I still do think Tripp's argument has some intuitive appeal but I also think
it misreads the majority of plans. The diplomatic literature treats the
offers as exclusive opening moves because they presume, and probably
correctly in the world outside debate, that conditional offers are truly
conditional insofar as they are IFF statements, not just IF statements.
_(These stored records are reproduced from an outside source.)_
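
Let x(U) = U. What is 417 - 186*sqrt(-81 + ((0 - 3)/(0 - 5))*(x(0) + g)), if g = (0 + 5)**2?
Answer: 417 - 186*I*sqrt(66) ≈ 417.0 - 1511.1*I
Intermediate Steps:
g = 25 (g = 5**2 = 25)
417 - 186*sqrt(-81 + ((0 - 3)/(0 - 5))*(x(0) + g)) = 417 - 186*sqrt(-81 + ((0 - 3)/(0 - 5))*(0 + 25)) = 417 - 186*sqrt(-81 - 3/(-5)*25) = 417 - 186*sqrt(-81 - 3*(-1/5)*25) = 417 - 186*sqrt(-81 + (3/5)*25) = 417 - 186*sqrt(-81 + 15) = 417 - 186*I*sqrt(66)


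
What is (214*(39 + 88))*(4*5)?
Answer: 543560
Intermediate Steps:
(214*(39 + 88))*(4*5) = (214*127)*20 = 27178*20 = 543560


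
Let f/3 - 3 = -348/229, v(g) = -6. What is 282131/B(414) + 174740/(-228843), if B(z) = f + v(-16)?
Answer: -4928383565779/27232317 ≈ -1.8098e+5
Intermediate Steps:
f = 1017/229 (f = 9 + 3*(-348/229) = 9 - 1044/229 = 1017/229 ≈ 4.4410)
B(z) = -357/229 (B(z) = 1017/229 - 6 = -357/229)
282131/B(414) + 174740/(-228843) = 282131/(-357/229) + 174740/(-228843) = 282131*(-229/357) + 174740*(-1/228843) = -64607999/357 - 174740/228843 = -4928383565779/27232317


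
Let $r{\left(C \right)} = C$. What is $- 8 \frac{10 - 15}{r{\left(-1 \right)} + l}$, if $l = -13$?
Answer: $- \frac{20}{7} \approx -2.8571$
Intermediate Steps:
$- 8 \frac{10 - 15}{r{\left(-1 \right)} + l} = - 8 \frac{10 - 15}{-1 - 13} = - 8 \left(- \frac{5}{-14}\right) = - 8 \left(\left(-5\right) \left(- \frac{1}{14}\right)\right) = \left(-8\right) \frac{5}{14} = - \frac{20}{7}$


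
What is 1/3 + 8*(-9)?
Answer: -215/3 ≈ -71.667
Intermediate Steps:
1/3 + 8*(-9) = ⅓ - 72 = -215/3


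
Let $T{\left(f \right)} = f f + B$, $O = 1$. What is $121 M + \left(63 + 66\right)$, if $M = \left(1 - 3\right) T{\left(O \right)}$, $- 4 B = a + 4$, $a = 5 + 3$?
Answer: $613$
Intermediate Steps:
$a = 8$
$B = -3$ ($B = - \frac{8 + 4}{4} = \left(- \frac{1}{4}\right) 12 = -3$)
$T{\left(f \right)} = -3 + f^{2}$ ($T{\left(f \right)} = f f - 3 = f^{2} - 3 = -3 + f^{2}$)
$M = 4$ ($M = \left(1 - 3\right) \left(-3 + 1^{2}\right) = - 2 \left(-3 + 1\right) = \left(-2\right) \left(-2\right) = 4$)
$121 M + \left(63 + 66\right) = 121 \cdot 4 + \left(63 + 66\right) = 484 + 129 = 613$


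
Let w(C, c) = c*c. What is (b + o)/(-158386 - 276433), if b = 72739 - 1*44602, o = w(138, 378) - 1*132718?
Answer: -38303/434819 ≈ -0.088089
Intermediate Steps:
w(C, c) = c²
o = 10166 (o = 378² - 1*132718 = 142884 - 132718 = 10166)
b = 28137 (b = 72739 - 44602 = 28137)
(b + o)/(-158386 - 276433) = (28137 + 10166)/(-158386 - 276433) = 38303/(-434819) = 38303*(-1/434819) = -38303/434819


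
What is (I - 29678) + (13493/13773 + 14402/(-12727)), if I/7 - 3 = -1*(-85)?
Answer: -5094274708537/175288971 ≈ -29062.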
However if one LITERALLY reads most plans, they state a sufficient condition
for the carrots, not a necessary one. Again this is formal logic but it is
also the truthful meaning of an 'if' statement. You get to read the plan in
light of negotiations literature, maybe, for competition, but you don't have
a right to misread it.
One last quick point, is that I think we may also have different conceptions
of what an offer means. I think the affirmative has to defend only what
basically amounts to a statement of the plan withinin earshot of Iran. It
isn't an 'offer' in the sense of formal negotiators presenting it as a first
step. At the core the only thing that has to happen is an effort to make
Iran aware of the fact that "Their doing Y will cause the US to do X". The
most accurate description of the plan is a statement of a contingency (If
Y?) not a formal negotiation move, AND if the affirmative presents it that
way, you shouldn't get to read negotiation literature onto it.